The WorkSmart team have reviewed the results along with other feedback received from the engagement sessions to determine next steps and the areas of focus moving forward. One of the main lessons learnt for the programme and our engagement has shown us, is that we need to provide further support to managers to adopt and embrace smarter working. Some of the challenges have been not empowering staff, under utilising the technology and lack of trust in their staff. Our next stage is to carry out more targeted work with managers to maximise the benefits of smarter working by:
– Facilitating small engagement sessions on request with specific teams where the need has been identified.
– Refresh the E-learning content to support managers with implementation of policy and practice.
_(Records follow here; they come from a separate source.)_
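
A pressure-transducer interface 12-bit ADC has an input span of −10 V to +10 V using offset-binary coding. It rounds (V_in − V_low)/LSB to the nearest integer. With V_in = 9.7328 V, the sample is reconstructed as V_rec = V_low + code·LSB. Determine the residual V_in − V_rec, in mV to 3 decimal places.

1.355 mV

Step size: 20 V ÷ 2^12 = 4.883 mV.
(9.7328 − (−10))/0.00488281 = 4041.2774; round gives code 4041.
Reconstructed: 9.7314453 V.
V_in − V_rec = 0.00135469 V = 1.355 mV.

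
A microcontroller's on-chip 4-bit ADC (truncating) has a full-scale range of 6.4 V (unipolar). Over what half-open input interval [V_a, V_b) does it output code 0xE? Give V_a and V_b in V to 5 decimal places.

LSB = 6.4/2^4 = 400.000 mV.
Code 0xE = 14 decimal.
V_a = V_low + 14·LSB = 5.6 V; V_b = V_low + 15·LSB = 6 V.

[5.60000 V, 6.00000 V)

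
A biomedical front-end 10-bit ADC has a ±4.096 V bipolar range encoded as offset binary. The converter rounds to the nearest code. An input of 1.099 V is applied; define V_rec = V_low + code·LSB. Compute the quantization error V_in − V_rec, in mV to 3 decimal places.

3.000 mV

One LSB is 8.192 V / 1024 = 8.000 mV.
Scaled input = 649.3750 LSBs, so code = 649.
Code 649 maps back to (−4.096) + 649×0.008 V = 1.096 V.
V_in − V_rec = 0.003 V = 3.000 mV.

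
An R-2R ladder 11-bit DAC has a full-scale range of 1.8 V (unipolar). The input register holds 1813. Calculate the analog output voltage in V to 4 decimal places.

LSB = 1.8 V / 2^11 = 0.879 mV.
V_out = 0 + 1813 × 0.000878906 V = 1.59346 V.

1.5935 V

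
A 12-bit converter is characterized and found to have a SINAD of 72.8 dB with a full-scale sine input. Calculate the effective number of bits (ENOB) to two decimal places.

11.80 bits

ENOB = (SINAD − 1.76) / 6.02 = (72.8 − 1.76)/6.02 = 11.801.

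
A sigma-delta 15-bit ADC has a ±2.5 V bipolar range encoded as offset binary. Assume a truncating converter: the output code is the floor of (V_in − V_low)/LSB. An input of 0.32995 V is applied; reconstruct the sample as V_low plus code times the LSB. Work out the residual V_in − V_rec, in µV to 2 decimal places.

One LSB is 5 V / 32768 = 152.59 µV.
Scaled input = 18546.3603 LSBs, so code = 18546.
Reconstructed: 0.32989502 V.
V_in − V_rec = 5.49805e-05 V = 54.98 µV.

54.98 µV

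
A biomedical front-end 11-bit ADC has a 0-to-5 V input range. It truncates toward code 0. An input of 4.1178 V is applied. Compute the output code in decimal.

With 2048 levels over 5 V, one step is 2.441 mV.
(4.1178 − 0) / 0.00244141 = 1686.651 LSBs.
So the output code is 1686.

code 1686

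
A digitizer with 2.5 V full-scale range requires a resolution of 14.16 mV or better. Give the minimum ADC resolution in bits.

8 bits

Number of steps required ≥ 2.5 V / 14.16 mV = 176.55.
Need 2^N ≥ 176.55; 2^7 = 128, 2^8 = 256.
Minimum N = 8.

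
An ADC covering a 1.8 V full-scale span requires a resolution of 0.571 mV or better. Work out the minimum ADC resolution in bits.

Number of steps required ≥ 1.8 V / 0.571 mV = 3152.36.
Need 2^N ≥ 3152.36; 2^11 = 2048, 2^12 = 4096.
Minimum N = 12.

12 bits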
– Provide additional targeted support to managers where appropriate and how best to use the technology to manage more effectively.
– Link WorkSmart to the council’s Leadership and Management training.
– Include WorkSmart in the induction processes for new managers starting with the Council.
– Future links to incorporate WorkSmart practices within Future Work Design, Mental Health Initiative, and the Neuro DiversityGroup.

This learning has been shared with other local authorities ‘Future Ways of Working’ forum which is now opening up wider to include regional local authorities. As part of this group we have been sharing the challenges that we have faced as part of this programme, the lessons learnt and how we are overcoming these obstacles. The feedback about the programme has been very positive, with staff excited about the changes that the programme has brought opening up more opportunities to be flexible and offering a better service to our residents. The staff themselves are benefiting from improved work-life balance, with reduced commuting bringing increased productivity.
One of the challenges is staff understanding that the objective of WorkSmart is to enable staff to work more smartly, and that although the pandemic has shifted the programme a lot further forward then we expected, we do want staff to remain working at home 100% of the time. The office space is still very important and we want to encourage staff to return to the office place. However, to support this we are making the office space more attractive and enhancing collaboration by introducing collaborative furniture. Another challenge is staff adapting to desk sharing and clear desks to support flexible working this has taken culture change, we have had to ensure that the right equipment is available on the desks and introduced lockers and personal storage solutions. Producing team protocols and building protocols has supported staff with these new behaviors. A key learning from the virtual engagement sessions was that we had members of staff who attended required interpreters, a lessons learnt was that we need to think differently about how we conduct the sessions and tailor these to the needs of the audiences.